This page may contains affiliate links. Please read my disclosure for more info.
Atenas is one of those places which pops up in lists of most pleasant places to live. Mostly because it has such a kind climate, but also with it’s proximity to San Jose city and the airport and the coast in the other direction. It is pretty close to the airport – an hour or so away – so I picked it as our first port of call. A good place to acclimatise before heading south.
Our flight was delayed by a few hours, which was the start of a disastrous start to our Pura Vida. We flew in after dark, which is something I prefer not to do when going to a country for the first time. By this time the illness I’d suffered in Bogota had hit a peak and I just wanted to crawl into any available bed. We somehow missed all the official airport taxis and ended up agreeing to be picked up by some random bloke in a mini van. We never learn but the guy was possibly not legit taxi pickup but he was a tour guide and a nice guy who gave us lots of tips along the way and managed to get us to our accommodation in good time – and before I left this mortal coil for good.

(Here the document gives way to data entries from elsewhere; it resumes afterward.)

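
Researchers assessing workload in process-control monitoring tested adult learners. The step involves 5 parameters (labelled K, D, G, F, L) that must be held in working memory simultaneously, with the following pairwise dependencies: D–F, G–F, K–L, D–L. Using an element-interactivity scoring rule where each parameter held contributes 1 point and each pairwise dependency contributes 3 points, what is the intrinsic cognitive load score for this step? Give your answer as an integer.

Count of parameters held simultaneously: 5.
Count of pairwise dependencies listed: 4.
Element contribution: 5 × 1 = 5.
Interaction contribution: 4 × 3 = 12.
Intrinsic load = 5 + 12 = 17.

17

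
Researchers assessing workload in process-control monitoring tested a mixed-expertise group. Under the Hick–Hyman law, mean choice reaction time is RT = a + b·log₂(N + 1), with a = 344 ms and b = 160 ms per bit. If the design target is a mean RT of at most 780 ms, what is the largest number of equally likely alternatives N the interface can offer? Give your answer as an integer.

5

Set 344 + 160·log₂(N + 1) ≤ 780.
log₂(N + 1) ≤ (780 − 344) / 160 = 2.7250.
N + 1 ≤ 2^2.7250 = 6.6116.
N ≤ 5.6116, so the largest integer N is 5.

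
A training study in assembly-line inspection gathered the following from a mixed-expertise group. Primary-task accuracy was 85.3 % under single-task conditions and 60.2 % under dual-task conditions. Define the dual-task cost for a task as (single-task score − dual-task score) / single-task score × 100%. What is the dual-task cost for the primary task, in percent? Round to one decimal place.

Cost = (85.3 − 60.2) / 85.3 × 100%
     = 25.1000 / 85.3 × 100% = 29.4256%.
≈ 29.4%.

29.4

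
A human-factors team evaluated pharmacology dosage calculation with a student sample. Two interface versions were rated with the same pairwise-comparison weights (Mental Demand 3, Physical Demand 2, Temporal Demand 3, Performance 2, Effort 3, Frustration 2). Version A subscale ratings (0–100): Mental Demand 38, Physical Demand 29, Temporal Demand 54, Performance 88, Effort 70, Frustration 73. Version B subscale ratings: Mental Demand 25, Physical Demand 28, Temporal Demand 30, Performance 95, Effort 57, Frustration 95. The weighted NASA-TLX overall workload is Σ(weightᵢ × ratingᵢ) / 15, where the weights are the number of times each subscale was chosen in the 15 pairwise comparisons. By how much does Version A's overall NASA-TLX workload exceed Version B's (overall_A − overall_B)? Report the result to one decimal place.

6.3

Version A weighted sum = 3·38 + 2·29 + 3·54 + 2·88 + 3·70 + 2·73 = 114 + 58 + 162 + 176 + 210 + 146 = 866; overall_A = 866/15 = 57.7333.
Version B weighted sum = 3·25 + 2·28 + 3·30 + 2·95 + 3·57 + 2·95 = 75 + 56 + 90 + 190 + 171 + 190 = 772; overall_B = 772/15 = 51.4667.
Difference = 57.7333 − 51.4667 = 6.2666 ≈ 6.3.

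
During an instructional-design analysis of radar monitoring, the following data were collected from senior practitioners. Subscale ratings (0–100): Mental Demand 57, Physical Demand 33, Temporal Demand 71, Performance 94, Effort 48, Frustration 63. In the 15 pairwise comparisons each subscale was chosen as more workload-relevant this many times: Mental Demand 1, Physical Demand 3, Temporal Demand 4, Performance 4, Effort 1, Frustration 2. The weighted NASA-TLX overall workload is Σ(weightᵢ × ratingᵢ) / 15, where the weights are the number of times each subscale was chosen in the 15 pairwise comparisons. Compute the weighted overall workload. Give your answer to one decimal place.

66.0

The tallies are the weights (they sum to 15).
Weighted sum = 1·57 + 3·33 + 4·71 + 4·94 + 1·48 + 2·63
            = 57 + 99 + 284 + 376 + 48 + 126 = 990.
Overall workload = 990 / 15 = 66.0000 ≈ 66.0.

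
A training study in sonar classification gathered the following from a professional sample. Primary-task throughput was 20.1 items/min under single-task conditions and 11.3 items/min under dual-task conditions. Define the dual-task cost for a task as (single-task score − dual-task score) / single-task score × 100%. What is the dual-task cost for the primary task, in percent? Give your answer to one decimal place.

43.8

Cost = (20.1 − 11.3) / 20.1 × 100%
     = 8.8000 / 20.1 × 100% = 43.7811%.
≈ 43.8%.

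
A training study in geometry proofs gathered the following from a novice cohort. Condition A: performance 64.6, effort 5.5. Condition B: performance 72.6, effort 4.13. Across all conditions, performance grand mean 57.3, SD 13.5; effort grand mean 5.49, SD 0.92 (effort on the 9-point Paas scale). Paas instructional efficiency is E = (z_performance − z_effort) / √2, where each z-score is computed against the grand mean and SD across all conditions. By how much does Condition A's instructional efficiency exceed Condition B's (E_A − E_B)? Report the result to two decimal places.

Condition A: z_P = (64.6 − 57.3)/13.5 = 0.5407; z_E = (5.5 − 5.49)/0.92 = 0.0109; E_A = (0.5407 − 0.0109)/√2 = 0.3746.
Condition B: z_P = (72.6 − 57.3)/13.5 = 1.1333; z_E = (4.13 − 5.49)/0.92 = -1.4783; E_B = (1.1333 − (-1.4783))/√2 = 1.8467.
E_A − E_B = 0.3746 − 1.8467 = -1.4721 ≈ -1.47.

-1.47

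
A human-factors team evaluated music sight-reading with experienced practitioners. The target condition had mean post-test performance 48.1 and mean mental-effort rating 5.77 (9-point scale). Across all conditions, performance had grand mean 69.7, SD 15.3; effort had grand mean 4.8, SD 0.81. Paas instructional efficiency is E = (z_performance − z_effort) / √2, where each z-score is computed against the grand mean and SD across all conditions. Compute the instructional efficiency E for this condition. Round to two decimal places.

-1.85

z_performance = (48.1 − 69.7) / 15.3 = -21.6000 / 15.3 = -1.4118.
z_effort = (5.77 − 4.8) / 0.81 = 0.9700 / 0.81 = 1.1975.
z_P − z_E = -1.4118 − 1.1975 = -2.6093.
E = -2.6093 / √2 = -2.6093 / 1.41421 = -1.8451 ≈ -1.85.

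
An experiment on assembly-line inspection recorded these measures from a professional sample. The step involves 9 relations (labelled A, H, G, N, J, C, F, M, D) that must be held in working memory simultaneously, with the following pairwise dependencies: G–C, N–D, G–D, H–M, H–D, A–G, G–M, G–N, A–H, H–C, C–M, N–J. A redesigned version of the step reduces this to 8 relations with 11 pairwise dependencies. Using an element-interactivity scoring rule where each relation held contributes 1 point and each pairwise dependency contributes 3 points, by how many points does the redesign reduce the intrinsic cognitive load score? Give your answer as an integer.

4

Original: 9 × 1 + 12 × 3 = 9 + 36 = 45.
Redesigned: 8 × 1 + 11 × 3 = 8 + 33 = 41.
Reduction = 45 − 41 = 4.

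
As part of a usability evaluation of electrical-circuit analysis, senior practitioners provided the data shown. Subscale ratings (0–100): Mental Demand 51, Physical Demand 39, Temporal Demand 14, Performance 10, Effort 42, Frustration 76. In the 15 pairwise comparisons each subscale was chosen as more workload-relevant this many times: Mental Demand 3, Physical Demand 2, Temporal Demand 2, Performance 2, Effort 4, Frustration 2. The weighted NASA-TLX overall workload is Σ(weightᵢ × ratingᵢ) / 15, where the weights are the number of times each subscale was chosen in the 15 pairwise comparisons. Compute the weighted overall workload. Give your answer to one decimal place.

The tallies are the weights (they sum to 15).
Weighted sum = 3·51 + 2·39 + 2·14 + 2·10 + 4·42 + 2·76
            = 153 + 78 + 28 + 20 + 168 + 152 = 599.
Overall workload = 599 / 15 = 39.9333 ≈ 39.9.

39.9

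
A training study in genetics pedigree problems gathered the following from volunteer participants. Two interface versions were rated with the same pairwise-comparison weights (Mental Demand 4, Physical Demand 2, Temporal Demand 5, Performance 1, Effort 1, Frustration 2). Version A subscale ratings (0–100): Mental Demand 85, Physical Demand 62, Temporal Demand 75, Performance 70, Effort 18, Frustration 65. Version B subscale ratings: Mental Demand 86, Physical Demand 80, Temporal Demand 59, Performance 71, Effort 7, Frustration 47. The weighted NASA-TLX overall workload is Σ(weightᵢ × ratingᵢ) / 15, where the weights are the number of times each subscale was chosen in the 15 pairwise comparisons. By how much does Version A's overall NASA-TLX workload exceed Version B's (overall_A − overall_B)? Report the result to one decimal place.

5.7

Version A weighted sum = 4·85 + 2·62 + 5·75 + 1·70 + 1·18 + 2·65 = 340 + 124 + 375 + 70 + 18 + 130 = 1057; overall_A = 1057/15 = 70.4667.
Version B weighted sum = 4·86 + 2·80 + 5·59 + 1·71 + 1·7 + 2·47 = 344 + 160 + 295 + 71 + 7 + 94 = 971; overall_B = 971/15 = 64.7333.
Difference = 70.4667 − 64.7333 = 5.7334 ≈ 5.7.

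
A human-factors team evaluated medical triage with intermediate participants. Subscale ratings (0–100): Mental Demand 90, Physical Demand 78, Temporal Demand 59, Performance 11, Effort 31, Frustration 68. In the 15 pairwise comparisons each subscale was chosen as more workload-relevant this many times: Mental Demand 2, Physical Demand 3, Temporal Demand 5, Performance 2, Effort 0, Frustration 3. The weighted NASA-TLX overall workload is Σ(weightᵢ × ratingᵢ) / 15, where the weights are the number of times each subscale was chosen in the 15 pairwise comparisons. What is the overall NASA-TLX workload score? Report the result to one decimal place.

62.3

The tallies are the weights (they sum to 15).
Weighted sum = 2·90 + 3·78 + 5·59 + 2·11 + 0·31 + 3·68
            = 180 + 234 + 295 + 22 + 0 + 204 = 935.
Overall workload = 935 / 15 = 62.3333 ≈ 62.3.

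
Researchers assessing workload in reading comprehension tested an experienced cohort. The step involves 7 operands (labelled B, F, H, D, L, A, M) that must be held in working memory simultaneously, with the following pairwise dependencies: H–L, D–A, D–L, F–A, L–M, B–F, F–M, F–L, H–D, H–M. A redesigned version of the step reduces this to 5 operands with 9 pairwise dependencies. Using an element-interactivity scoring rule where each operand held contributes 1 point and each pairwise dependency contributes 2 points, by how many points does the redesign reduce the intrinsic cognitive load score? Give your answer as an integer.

Original: 7 × 1 + 10 × 2 = 7 + 20 = 27.
Redesigned: 5 × 1 + 9 × 2 = 5 + 18 = 23.
Reduction = 27 − 23 = 4.

4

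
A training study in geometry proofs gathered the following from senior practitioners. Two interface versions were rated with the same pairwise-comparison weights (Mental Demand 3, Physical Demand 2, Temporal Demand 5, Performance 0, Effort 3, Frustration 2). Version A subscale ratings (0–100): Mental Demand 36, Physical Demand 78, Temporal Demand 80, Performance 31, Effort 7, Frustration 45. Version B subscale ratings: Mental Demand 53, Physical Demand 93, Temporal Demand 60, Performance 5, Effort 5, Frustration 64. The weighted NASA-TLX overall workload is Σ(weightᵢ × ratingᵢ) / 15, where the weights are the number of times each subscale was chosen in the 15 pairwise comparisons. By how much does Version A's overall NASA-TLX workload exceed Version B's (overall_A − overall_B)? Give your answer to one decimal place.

-0.9

Version A weighted sum = 3·36 + 2·78 + 5·80 + 0·31 + 3·7 + 2·45 = 108 + 156 + 400 + 0 + 21 + 90 = 775; overall_A = 775/15 = 51.6667.
Version B weighted sum = 3·53 + 2·93 + 5·60 + 0·5 + 3·5 + 2·64 = 159 + 186 + 300 + 0 + 15 + 128 = 788; overall_B = 788/15 = 52.5333.
Difference = 51.6667 − 52.5333 = -0.8666 ≈ -0.9.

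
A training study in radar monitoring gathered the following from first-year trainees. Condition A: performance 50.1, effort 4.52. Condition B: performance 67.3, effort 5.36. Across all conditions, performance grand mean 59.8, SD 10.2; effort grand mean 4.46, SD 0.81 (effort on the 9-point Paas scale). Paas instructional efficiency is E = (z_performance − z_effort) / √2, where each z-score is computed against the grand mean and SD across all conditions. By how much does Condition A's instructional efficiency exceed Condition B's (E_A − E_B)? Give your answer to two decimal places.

-0.46

Condition A: z_P = (50.1 − 59.8)/10.2 = -0.9510; z_E = (4.52 − 4.46)/0.81 = 0.0741; E_A = (-0.9510 − 0.0741)/√2 = -0.7249.
Condition B: z_P = (67.3 − 59.8)/10.2 = 0.7353; z_E = (5.36 − 4.46)/0.81 = 1.1111; E_B = (0.7353 − 1.1111)/√2 = -0.2657.
E_A − E_B = -0.7249 − (-0.2657) = -0.4592 ≈ -0.46.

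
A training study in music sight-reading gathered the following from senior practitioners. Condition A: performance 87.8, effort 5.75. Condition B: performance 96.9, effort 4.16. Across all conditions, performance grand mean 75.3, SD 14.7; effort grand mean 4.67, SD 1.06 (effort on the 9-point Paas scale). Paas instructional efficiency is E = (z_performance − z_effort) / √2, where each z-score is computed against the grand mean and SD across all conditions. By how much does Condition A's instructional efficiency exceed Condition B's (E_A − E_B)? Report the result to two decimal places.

Condition A: z_P = (87.8 − 75.3)/14.7 = 0.8503; z_E = (5.75 − 4.67)/1.06 = 1.0189; E_A = (0.8503 − 1.0189)/√2 = -0.1192.
Condition B: z_P = (96.9 − 75.3)/14.7 = 1.4694; z_E = (4.16 − 4.67)/1.06 = -0.4811; E_B = (1.4694 − (-0.4811))/√2 = 1.3792.
E_A − E_B = -0.1192 − 1.3792 = -1.4984 ≈ -1.50.

-1.50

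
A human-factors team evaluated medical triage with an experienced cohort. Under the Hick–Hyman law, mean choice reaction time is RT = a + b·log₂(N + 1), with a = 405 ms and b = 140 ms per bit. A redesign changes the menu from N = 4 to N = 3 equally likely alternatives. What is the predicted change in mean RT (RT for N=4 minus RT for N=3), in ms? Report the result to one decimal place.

RT(4) = 405 + 140·log₂(5) = 405 + 140·2.3219 = 730.0660 ms.
RT(3) = 405 + 140·log₂(4) = 405 + 140·2.0000 = 685.0000 ms.
Difference = 730.0660 − 685.0000 = 45.0660 ≈ 45.1 ms.

45.1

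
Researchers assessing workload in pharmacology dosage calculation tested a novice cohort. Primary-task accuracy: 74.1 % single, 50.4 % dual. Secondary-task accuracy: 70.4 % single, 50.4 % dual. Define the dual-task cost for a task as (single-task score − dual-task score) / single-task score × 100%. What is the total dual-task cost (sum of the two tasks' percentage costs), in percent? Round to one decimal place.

60.4

Primary cost = (74.1 − 50.4) / 74.1 × 100% = 31.9838%.
Secondary cost = (70.4 − 50.4) / 70.4 × 100% = 28.4091%.
Total = 31.9838% + 28.4091% = 60.3929% ≈ 60.4%.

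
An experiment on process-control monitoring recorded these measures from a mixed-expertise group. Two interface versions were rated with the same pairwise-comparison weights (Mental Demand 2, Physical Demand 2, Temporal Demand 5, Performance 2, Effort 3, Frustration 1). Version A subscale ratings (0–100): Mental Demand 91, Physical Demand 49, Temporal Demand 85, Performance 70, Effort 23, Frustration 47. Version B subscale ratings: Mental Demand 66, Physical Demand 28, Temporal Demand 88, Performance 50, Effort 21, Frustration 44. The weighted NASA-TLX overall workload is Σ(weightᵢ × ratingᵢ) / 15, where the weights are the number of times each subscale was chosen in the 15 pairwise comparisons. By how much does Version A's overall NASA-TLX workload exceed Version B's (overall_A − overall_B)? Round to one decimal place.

Version A weighted sum = 2·91 + 2·49 + 5·85 + 2·70 + 3·23 + 1·47 = 182 + 98 + 425 + 140 + 69 + 47 = 961; overall_A = 961/15 = 64.0667.
Version B weighted sum = 2·66 + 2·28 + 5·88 + 2·50 + 3·21 + 1·44 = 132 + 56 + 440 + 100 + 63 + 44 = 835; overall_B = 835/15 = 55.6667.
Difference = 64.0667 − 55.6667 = 8.4000 ≈ 8.4.

8.4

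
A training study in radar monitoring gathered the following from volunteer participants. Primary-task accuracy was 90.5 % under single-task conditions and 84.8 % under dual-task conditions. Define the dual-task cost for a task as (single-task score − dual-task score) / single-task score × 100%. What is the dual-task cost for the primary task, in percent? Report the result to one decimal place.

Cost = (90.5 − 84.8) / 90.5 × 100%
     = 5.7000 / 90.5 × 100% = 6.2983%.
≈ 6.3%.

6.3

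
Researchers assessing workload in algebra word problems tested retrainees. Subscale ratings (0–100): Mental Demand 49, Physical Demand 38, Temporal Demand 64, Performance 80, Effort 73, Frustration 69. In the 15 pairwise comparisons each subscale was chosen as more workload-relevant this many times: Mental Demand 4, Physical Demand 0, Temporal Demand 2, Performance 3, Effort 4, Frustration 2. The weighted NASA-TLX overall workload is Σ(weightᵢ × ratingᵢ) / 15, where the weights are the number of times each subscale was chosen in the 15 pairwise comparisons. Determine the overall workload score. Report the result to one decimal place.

The tallies are the weights (they sum to 15).
Weighted sum = 4·49 + 0·38 + 2·64 + 3·80 + 4·73 + 2·69
            = 196 + 0 + 128 + 240 + 292 + 138 = 994.
Overall workload = 994 / 15 = 66.2667 ≈ 66.3.

66.3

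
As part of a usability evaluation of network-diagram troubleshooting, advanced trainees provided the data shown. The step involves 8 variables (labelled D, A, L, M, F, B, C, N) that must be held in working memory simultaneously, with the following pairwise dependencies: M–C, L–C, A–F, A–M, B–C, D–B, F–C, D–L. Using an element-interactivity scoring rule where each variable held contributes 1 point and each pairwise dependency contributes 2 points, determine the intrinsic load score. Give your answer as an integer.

Count of variables held simultaneously: 8.
Count of pairwise dependencies listed: 8.
Element contribution: 8 × 1 = 8.
Interaction contribution: 8 × 2 = 16.
Intrinsic load = 8 + 16 = 24.

24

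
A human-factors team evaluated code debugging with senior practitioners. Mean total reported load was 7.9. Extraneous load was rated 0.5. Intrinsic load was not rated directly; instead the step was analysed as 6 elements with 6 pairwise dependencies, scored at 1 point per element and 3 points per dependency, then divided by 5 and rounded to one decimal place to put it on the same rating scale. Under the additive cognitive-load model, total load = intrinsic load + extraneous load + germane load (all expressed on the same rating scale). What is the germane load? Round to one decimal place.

2.6

Intrinsic (element-interactivity): (6 × 1 + 6 × 3) / 5 = 24 / 5 = 4.8000 → 4.8.
germane load = total − intrinsic − extraneous
             = 7.9 − 4.8 − 0.5 = 2.6.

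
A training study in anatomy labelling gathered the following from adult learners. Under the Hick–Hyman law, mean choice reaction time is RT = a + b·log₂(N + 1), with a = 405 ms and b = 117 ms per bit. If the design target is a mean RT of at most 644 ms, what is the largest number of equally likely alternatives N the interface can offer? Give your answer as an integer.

Set 405 + 117·log₂(N + 1) ≤ 644.
log₂(N + 1) ≤ (644 − 405) / 117 = 2.0427.
N + 1 ≤ 2^2.0427 = 4.1202.
N ≤ 3.1202, so the largest integer N is 3.

3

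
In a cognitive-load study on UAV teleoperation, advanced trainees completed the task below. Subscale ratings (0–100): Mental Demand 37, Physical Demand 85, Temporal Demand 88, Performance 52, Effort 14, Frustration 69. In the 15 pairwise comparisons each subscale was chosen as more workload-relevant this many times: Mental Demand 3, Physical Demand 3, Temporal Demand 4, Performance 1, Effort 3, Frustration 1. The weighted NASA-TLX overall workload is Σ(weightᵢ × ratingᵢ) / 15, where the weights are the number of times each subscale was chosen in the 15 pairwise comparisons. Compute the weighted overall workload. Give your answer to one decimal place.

The tallies are the weights (they sum to 15).
Weighted sum = 3·37 + 3·85 + 4·88 + 1·52 + 3·14 + 1·69
            = 111 + 255 + 352 + 52 + 42 + 69 = 881.
Overall workload = 881 / 15 = 58.7333 ≈ 58.7.

58.7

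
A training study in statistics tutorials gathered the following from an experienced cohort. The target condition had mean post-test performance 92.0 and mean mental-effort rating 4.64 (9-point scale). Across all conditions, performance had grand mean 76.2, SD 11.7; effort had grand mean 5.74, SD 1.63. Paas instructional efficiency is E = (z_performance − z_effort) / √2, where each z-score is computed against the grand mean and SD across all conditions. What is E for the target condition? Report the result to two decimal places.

z_performance = (92.0 − 76.2) / 11.7 = 15.8000 / 11.7 = 1.3504.
z_effort = (4.64 − 5.74) / 1.63 = -1.1000 / 1.63 = -0.6748.
z_P − z_E = 1.3504 − (-0.6748) = 2.0252.
E = 2.0252 / √2 = 2.0252 / 1.41421 = 1.4320 ≈ 1.43.

1.43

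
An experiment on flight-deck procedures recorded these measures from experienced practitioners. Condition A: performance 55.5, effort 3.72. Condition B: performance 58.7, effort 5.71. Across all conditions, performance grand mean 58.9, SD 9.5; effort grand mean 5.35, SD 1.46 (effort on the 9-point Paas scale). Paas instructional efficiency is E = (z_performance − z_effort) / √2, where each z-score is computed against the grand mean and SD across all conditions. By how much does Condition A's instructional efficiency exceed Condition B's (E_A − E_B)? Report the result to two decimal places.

0.73

Condition A: z_P = (55.5 − 58.9)/9.5 = -0.3579; z_E = (3.72 − 5.35)/1.46 = -1.1164; E_A = (-0.3579 − (-1.1164))/√2 = 0.5363.
Condition B: z_P = (58.7 − 58.9)/9.5 = -0.0211; z_E = (5.71 − 5.35)/1.46 = 0.2466; E_B = (-0.0211 − 0.2466)/√2 = -0.1893.
E_A − E_B = 0.5363 − (-0.1893) = 0.7256 ≈ 0.73.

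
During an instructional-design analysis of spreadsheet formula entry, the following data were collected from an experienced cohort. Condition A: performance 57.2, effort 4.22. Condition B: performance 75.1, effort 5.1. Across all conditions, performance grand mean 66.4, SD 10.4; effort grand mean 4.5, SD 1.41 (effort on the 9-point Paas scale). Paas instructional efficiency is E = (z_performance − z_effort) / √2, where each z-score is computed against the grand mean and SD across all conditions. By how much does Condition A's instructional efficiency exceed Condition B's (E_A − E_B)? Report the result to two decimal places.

Condition A: z_P = (57.2 − 66.4)/10.4 = -0.8846; z_E = (4.22 − 4.5)/1.41 = -0.1986; E_A = (-0.8846 − (-0.1986))/√2 = -0.4851.
Condition B: z_P = (75.1 − 66.4)/10.4 = 0.8365; z_E = (5.1 − 4.5)/1.41 = 0.4255; E_B = (0.8365 − 0.4255)/√2 = 0.2906.
E_A − E_B = -0.4851 − 0.2906 = -0.7757 ≈ -0.78.

-0.78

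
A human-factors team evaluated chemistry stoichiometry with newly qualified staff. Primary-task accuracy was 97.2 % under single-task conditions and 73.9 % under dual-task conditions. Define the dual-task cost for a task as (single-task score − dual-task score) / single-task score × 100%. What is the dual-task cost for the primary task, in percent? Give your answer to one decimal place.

Cost = (97.2 − 73.9) / 97.2 × 100%
     = 23.3000 / 97.2 × 100% = 23.9712%.
≈ 24.0%.

24.0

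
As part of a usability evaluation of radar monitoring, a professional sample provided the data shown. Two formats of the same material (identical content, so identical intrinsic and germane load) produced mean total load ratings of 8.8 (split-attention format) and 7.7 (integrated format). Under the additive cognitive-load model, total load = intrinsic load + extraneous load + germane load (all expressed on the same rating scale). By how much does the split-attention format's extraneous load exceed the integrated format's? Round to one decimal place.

Intrinsic and germane load are equal across formats, so the difference in total load equals the difference in extraneous load.
Extraneous-load difference = 8.8 − 7.7 = 1.1.

1.1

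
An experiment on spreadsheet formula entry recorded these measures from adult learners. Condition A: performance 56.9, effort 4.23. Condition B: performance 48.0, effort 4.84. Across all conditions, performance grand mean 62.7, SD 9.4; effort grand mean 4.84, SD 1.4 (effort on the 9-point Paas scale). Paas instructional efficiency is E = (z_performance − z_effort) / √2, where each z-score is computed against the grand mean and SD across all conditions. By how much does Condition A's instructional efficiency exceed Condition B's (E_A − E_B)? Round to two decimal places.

0.98

Condition A: z_P = (56.9 − 62.7)/9.4 = -0.6170; z_E = (4.23 − 4.84)/1.4 = -0.4357; E_A = (-0.6170 − (-0.4357))/√2 = -0.1282.
Condition B: z_P = (48.0 − 62.7)/9.4 = -1.5638; z_E = (4.84 − 4.84)/1.4 = 0.0000; E_B = (-1.5638 − 0.0000)/√2 = -1.1058.
E_A − E_B = -0.1282 − (-1.1058) = 0.9776 ≈ 0.98.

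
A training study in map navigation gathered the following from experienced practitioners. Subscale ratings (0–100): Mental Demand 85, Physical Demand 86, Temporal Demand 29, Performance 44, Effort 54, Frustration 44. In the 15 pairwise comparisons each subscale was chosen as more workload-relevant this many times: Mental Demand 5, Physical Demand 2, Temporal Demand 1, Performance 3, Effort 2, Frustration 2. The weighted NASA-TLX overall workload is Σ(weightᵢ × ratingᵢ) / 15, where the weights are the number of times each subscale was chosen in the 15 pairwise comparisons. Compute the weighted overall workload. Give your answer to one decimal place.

The tallies are the weights (they sum to 15).
Weighted sum = 5·85 + 2·86 + 1·29 + 3·44 + 2·54 + 2·44
            = 425 + 172 + 29 + 132 + 108 + 88 = 954.
Overall workload = 954 / 15 = 63.6000 ≈ 63.6.

63.6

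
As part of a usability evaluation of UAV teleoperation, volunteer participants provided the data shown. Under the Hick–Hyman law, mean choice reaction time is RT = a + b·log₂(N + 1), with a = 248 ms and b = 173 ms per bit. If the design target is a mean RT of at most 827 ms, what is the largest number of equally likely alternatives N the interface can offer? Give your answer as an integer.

Set 248 + 173·log₂(N + 1) ≤ 827.
log₂(N + 1) ≤ (827 − 248) / 173 = 3.3468.
N + 1 ≤ 2^3.3468 = 10.1739.
N ≤ 9.1739, so the largest integer N is 9.

9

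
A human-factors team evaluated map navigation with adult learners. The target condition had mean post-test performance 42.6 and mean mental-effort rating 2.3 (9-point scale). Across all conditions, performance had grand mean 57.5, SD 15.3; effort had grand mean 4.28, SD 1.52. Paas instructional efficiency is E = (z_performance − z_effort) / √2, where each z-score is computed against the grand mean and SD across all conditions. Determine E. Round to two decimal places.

z_performance = (42.6 − 57.5) / 15.3 = -14.9000 / 15.3 = -0.9739.
z_effort = (2.3 − 4.28) / 1.52 = -1.9800 / 1.52 = -1.3026.
z_P − z_E = -0.9739 − (-1.3026) = 0.3287.
E = 0.3287 / √2 = 0.3287 / 1.41421 = 0.2324 ≈ 0.23.

0.23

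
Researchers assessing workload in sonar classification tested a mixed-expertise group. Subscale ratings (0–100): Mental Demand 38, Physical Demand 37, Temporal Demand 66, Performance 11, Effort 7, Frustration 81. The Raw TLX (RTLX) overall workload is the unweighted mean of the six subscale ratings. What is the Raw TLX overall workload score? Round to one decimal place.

Sum of ratings = 38 + 37 + 66 + 11 + 7 + 81 = 240.
RTLX = 240 / 6 = 40.0000 ≈ 40.0.

40.0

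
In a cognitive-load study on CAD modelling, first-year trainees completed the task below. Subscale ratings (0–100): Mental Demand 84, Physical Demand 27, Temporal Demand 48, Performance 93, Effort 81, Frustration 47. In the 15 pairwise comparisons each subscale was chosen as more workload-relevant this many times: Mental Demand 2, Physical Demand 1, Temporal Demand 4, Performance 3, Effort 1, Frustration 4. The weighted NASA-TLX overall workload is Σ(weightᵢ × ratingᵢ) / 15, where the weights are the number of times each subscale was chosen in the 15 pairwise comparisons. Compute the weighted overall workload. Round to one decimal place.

62.3

The tallies are the weights (they sum to 15).
Weighted sum = 2·84 + 1·27 + 4·48 + 3·93 + 1·81 + 4·47
            = 168 + 27 + 192 + 279 + 81 + 188 = 935.
Overall workload = 935 / 15 = 62.3333 ≈ 62.3.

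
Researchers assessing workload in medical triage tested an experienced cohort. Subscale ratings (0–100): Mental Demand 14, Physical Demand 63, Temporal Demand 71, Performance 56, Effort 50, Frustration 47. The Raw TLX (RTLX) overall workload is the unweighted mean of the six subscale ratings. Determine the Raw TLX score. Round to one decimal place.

Sum of ratings = 14 + 63 + 71 + 56 + 50 + 47 = 301.
RTLX = 301 / 6 = 50.1667 ≈ 50.2.

50.2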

I’d booked a b&b type place about 20 minutes walk to the city centre. I’d had alarm bells dinging for a while on the place as it had been tricky to get hold of them and the airport pickup they’d said they’d provide did not materialise. Upon turning up, we were at first a bit concerned by the location as the drive had been super hilly. Totally my fault. That 20-minute walk, when dealing with these hilly roads, is a totally different ballgame. Not the first time on this trip that I’d make that mistake. There was a cafe and a shop nearby but rarely open and sold no fresh stuff. Mark discovered this when we went out in the dark after we’d arrived, in search of beer and failed. It was a very brief conversation with our host and the room was pretty sparse but it was somewhere for me to collapse in so I was happy. In the morning, we discovered the promised ‘included breakfast’ did not exist. Not ideal when you’re somewhere without great access to things. She said she’d told booking.com but there was nothing we could do about it essentially. She kindly gave us a lift into town, telling us her life story with startling details we really didn’t need to know. We began to realise that she and her husband were selling the house, she couldn’t wait to leave and she was not a happy host while her husband was away. The town centre was quiet at 11 am and later we realised that Atenas is pretty much like that a lot of the time. A very sleepy little town. Everything you need, but not a lot going on at all. The supermarket in town was pretty basic but did the job and a taxi back from town (if you can find one) is cheap in Atenas, making it a good option. With enough food to get by for a couple of days, we made the accommodation our little haven. The only kitchen available was the outdoor one which was pretty gross, I think they’d totally given up the ghost with the concept of hosting, but we made do. The outdoor space was, however atypical of Costa Rican houses and it was a fantastic place to chill out. We found an old Scrabble board, sat around and read and despite the weirdness of it all (don’t get me started on the guard dog she let out for hours at a time which she said was friendly but not to touch it!), we had a relaxed time in our few days here.
It was the first time I saw the sawing Cara Caras birds (a vulture like bird you see all over Costa Rica). It was the first time we heard the noise of the Costa Rican bushes – invisible insects making BIG noise.
Our experiences in Atenas were interesting, if not mind-blowing. The walk in wasn’t so bad, as the climate was fairly mild and we could then get a taxi back. Foodwise, we didn’t experiment much. We ate at one cafe while there which was an adorable place called El Fogón Campesino. Our first taste of how good Costa Rican food can be.
We also got a Chinese takeout, which was pretty basic. There was a chilled out place we grabbed a few drinks but never got the opportunity to eat at – Pizza Finca. Wish we’d found it earlier. All in all, I would definitely say that Atenas is somewhere you should have your own transport. I think there are things to see in the surrounding area and as it’s hilly without always having pavements outside the centre, it would be safer and easier. It’s not really a tourist destination but a pleasant enough place to be.
I had intended for us to get a public bus down to our next port of call at Manuel Antonio, but I was still not feeling too good so in the end we threw money at it and got a local guide to drive us down. Another mini van journey, which I like as you have a nice high sitting position to see the country passing by.